Bütün bir dünya artık fazla kilosu olanları mutsuz etmek için dönüyor adeta.
'Şişko' falan bir önceki çağın taktikleriydi, pek bir işe de yaramadı. Biz şişmanlar hemen 'Şişko' ithamlarına karşı dokunulmazlık geliştirdik. Göbeğimiz olabilir ama zekamız da var.
Ayrıca bugüne kadar kendisine 'Şişko' deyince hırslanıp kilo veren herhangi birini de görmedim. Ama bir Dolce&Gabbana kıyafete girebilmek için yeme içmeden kesilen çok kişi var bu dünyada.

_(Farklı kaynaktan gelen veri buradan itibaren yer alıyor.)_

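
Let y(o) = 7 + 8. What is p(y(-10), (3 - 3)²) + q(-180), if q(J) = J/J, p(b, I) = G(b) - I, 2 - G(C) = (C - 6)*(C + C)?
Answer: -267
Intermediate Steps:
y(o) = 15
G(C) = 2 - 2*C*(-6 + C) (G(C) = 2 - (C - 6)*(C + C) = 2 - (-6 + C)*2*C = 2 - 2*C*(-6 + C))
p(b, I) = 2 - I - 2*b² + 12*b (p(b, I) = (2 - 2*b² + 12*b) - I = 2 - I - 2*b² + 12*b)
q(J) = 1
p(y(-10), (3 - 3)²) + q(-180) = (2 - (3 - 3)² - 2*15² + 12*15) + 1 = (2 - 1*0² - 2*225 + 180) + 1 = (2 - 1*0 - 450 + 180) + 1 = (2 + 0 - 450 + 180) + 1 = -268 + 1 = -267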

Günümüzde ayrımcılık sadece dil, din, ırk bazında yapılmıyor. Artık kilolu olmak da modern zamanlarda ırkçılığa maruz kalma nedeni. Bunun en net yansımalarını da moda dünyasında görüyoruz. Makas ustaları büyük emek harcadıkları kıyafetlerini vücudu mükemmel olmayan insanlarda görmek istemiyor, onları tamamen görmezden geliyor, kusursuz bir azınlık için çalışıyor.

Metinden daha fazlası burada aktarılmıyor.